Try working and riding your horse both shod and unshod to see if you can get away without shoeing. However, please note that you should really be making the decision to shoe or not with a professional farrier who can evaluate your horse’s feet to be on the safe side. It is far better to provide more protection than to damage their feet. Horses with unhealthy and painful feet suffer greatly and take a long time to heal.
How often do horses need shoes
Horses require new shoes on average every 6 to 8 weeks. The metal shoes might not necessarily be worn out yet but the hoof has grown since it was placed. Shoes prevent the bottom of the hooves from naturally filing down as a horse walks. Sometimes a farrier will determine that a shoe can be reused but most of the time they will simply fit a new one.
Horses without shoes will still need regular hoof trimmings and 6 to 8 weeks is still a good checking point. Since bare feet trim down naturally, some horses won’t require trimming as often.
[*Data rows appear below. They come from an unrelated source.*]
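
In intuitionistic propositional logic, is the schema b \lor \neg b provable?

No

This is the law of excluded middle, which is not intuitionistically valid.
A Kripke countermodel: worlds u, v; order generated by u \le v; atoms true at each world — u:{}; v:{b}.
u \nVdash b \lor \neg b: neither disjunct is forced at u.
u lacks atom b, so u \nVdash b.
So the root u does not force the formula.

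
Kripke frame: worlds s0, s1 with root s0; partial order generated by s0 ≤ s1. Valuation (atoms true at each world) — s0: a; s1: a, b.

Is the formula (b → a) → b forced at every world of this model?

Not every world: s0 ⊮ (b → a) → b.
s0 ⊮ (b → a) → b: already at s0 itself, s0 ⊩ b → a but s0 ⊮ b.
s0 lacks atom b, so s0 ⊮ b.

No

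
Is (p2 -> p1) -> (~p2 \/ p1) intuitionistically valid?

This is the material-implication-as-disjunction principle, which is not intuitionistically valid.
A Kripke countermodel: worlds s0, s1; order generated by s0 <= s1; atoms true at each world — s0:{}; s1:{p1,p2}.
s0 ||-/- (p2 -> p1) -> (~p2 \/ p1): already at s0 itself, s0 ||- p2 -> p1 but s0 ||-/- ~p2 \/ p1.
s0 ||-/- ~p2 \/ p1: neither disjunct is forced at s0.
s0 ||-/- ~p2 since s1 is accessible from s0 and s1 ||- p2.
So the root s0 does not force the formula.

No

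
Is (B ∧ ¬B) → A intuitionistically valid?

Yes

This is an instance of ex falso quodlibet, which is intuitionistically derivable.
No world can force both B and ¬B, so the antecedent B ∧ ¬B is never forced and the implication holds vacuously at every world.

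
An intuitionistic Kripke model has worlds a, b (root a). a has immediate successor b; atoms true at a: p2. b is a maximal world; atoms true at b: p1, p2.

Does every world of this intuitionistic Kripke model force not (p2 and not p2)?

a forces not (p2 and not p2): no world accessible from a forces p2 and not p2.
Since the root a forces not (p2 and not p2) and forcing is persistent (monotone upward), every world forces it.

Yes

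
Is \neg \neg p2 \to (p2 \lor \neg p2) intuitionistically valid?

This is a variant of double-negation elimination (deriving excluded middle from double negation), which is not intuitionistically valid.
A Kripke countermodel: worlds u, v; order generated by u \le v; atoms true at each world — u:{}; v:{p2}.
u \nVdash \neg \neg p2 \to (p2 \lor \neg p2): already at u itself, u \Vdash \neg \neg p2 but u \nVdash p2 \lor \neg p2.
u \nVdash p2 \lor \neg p2: neither disjunct is forced at u.
u lacks atom p2, so u \nVdash p2.
So the root u does not force the formula.

No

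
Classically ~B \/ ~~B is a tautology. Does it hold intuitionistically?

No

This is the weak law of excluded middle, which is not intuitionistically valid.
A Kripke countermodel: worlds u0, u1, u2; order generated by u0 <= u1, u0 <= u2; atoms true at each world — u0:{}; u1:{B}; u2:{}.
u0 ||-/- ~B \/ ~~B: neither disjunct is forced at u0.
u0 ||-/- ~B since u1 is accessible from u0 and u1 ||- B.
So the root u0 does not force the formula.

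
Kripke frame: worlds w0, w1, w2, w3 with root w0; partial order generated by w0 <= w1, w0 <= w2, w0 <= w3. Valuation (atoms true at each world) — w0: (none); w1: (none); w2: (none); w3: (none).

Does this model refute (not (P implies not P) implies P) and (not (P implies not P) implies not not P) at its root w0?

w0 forces (not (P implies not P) implies P) and (not (P implies not P) implies not not P) since w0 forces both conjuncts.
So the root w0 forces (not (P implies not P) implies P) and (not (P implies not P) implies not not P); the model is not a countermodel.

No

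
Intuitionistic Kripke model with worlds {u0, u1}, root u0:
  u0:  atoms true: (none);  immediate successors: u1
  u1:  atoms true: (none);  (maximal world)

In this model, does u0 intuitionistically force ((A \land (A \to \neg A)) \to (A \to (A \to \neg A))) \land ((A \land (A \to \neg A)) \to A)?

u0 \Vdash ((A \land (A \to \neg A)) \to (A \to (A \to \neg A))) \land ((A \land (A \to \neg A)) \to A) since u0 forces both conjuncts.

Yes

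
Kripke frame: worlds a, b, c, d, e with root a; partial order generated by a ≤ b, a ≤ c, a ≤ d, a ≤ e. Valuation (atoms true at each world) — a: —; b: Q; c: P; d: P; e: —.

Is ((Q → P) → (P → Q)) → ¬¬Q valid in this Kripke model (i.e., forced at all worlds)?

Not every world: a ⊮ ((Q → P) → (P → Q)) → ¬¬Q.
a ⊮ ((Q → P) → (P → Q)) → ¬¬Q: at the accessible world e, e ⊩ (Q → P) → (P → Q) but e ⊮ ¬¬Q.
e ⊮ ¬¬Q since e is accessible from e and e ⊩ ¬Q.

No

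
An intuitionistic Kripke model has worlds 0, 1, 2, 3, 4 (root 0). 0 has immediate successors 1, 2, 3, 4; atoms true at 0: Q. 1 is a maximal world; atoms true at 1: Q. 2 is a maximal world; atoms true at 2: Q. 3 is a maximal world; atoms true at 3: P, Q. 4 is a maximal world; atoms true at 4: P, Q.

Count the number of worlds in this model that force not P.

0: does not force it — 0 does not force not P since 3 is accessible from 0 and 3 forces P.
1: forces it.
2: forces it.
3: does not force it.
4: does not force it.
Worlds forcing the formula: {1, 2}.

2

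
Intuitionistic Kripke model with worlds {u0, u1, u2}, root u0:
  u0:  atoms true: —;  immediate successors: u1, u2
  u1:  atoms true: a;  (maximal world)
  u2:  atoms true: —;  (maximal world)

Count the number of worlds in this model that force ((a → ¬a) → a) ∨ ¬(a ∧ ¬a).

u0: forces it.
u1: forces it.
u2: forces it.
Worlds forcing the formula: {u0, u1, u2}.

3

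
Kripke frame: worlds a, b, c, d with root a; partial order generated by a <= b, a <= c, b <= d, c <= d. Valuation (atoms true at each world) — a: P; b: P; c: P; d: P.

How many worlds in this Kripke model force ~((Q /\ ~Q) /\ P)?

a: forces it.
b: forces it.
c: forces it.
d: forces it.
Worlds forcing the formula: {a, b, c, d}.

4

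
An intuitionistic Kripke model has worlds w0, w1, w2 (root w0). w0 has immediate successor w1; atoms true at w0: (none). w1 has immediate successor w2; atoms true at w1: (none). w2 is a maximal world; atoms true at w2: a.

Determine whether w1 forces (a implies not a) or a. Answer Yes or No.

w1 does not force (a implies not a) or a: neither disjunct is forced at w1.
w1 does not force a implies not a: at the accessible world w2, w2 forces a but w2 does not force not a.
w2 does not force not a since w2 is accessible from w2 and w2 forces a.

No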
Time of year, weather, ground terrain, and activity levels can also change how often your horse needs their feet trimmed.
If left unattended, horse hooves can grow extremely long, curl, or even splay outward and become extremely painful and prevent the horse from being able to walk.
How expensive is a farrier
Farrier fees are quite reasonable in my opinion. You can expect to pay around $45-80 for trimming bare feet and up to $130 for trimming and setting four new shoes.
It’s back-breaking work and there is always the chance the farrier will be injured by the horse. They charge per session and extra if special shoes are required. Most farriers make house calls but some also have a space where you can bring your horse to them.
Do horse shoes hurt the horse
Horse hooves are like dog and cat nails, you can trim away the bottom portion without them feeling any pain. If a hoof is trimmed too short it can be painful and even bleed. They will have to grow out and heal before the sensitivity goes away.
Horse shoes do not hurt if attached properly. A farrier knows the proper angle and position to place each nail. The nails are pounded through the outer hoof wall where there is no feeling.
Crimping the nails down into the hoof wall to hold the shoe in place also does not hurt.
However, if angled incorrectly, the nail could be driven into the live part of the hoof and cause pain.
Can you trim and shoe a horse yourself
Trimming and shoeing a horse yourself is a viable option if you have the proper training. Taking a certified class or farrier program is highly recommended and a responsible thing to do before tackling the steps yourself.
Of course, anyone can buy the farrier tools necessary to do the job. You can even watch videos on YouTube showing you step by step how it’s done.
However, if you cut too deep, at the wrong angle, attach nails incorrectly, etc. you can cause serious damage to your horse’s feet that will take months or longer to correct and heal. You could potentially cause permanent lameness as well if you damage the hoof bad enough.
For me, this risk combined with injury potential to myself during the process, is never worth it. Sure, if the frog area is getting rough and a small piece is hanging off you can trim that. But other than that, I always leave trimming and shoeing my horses to a professional farrier.
Not all horses require shoes all the time. Shoeing a horse is something you can experiment with. Try using shoes for a period of time and then go without. Watch for discomfort and inspect your horses hooves often. You may find that your horses hooves remain healthy even without shoes. Either way, consult with a trained farrier. They often have better insight into what is best for your horse.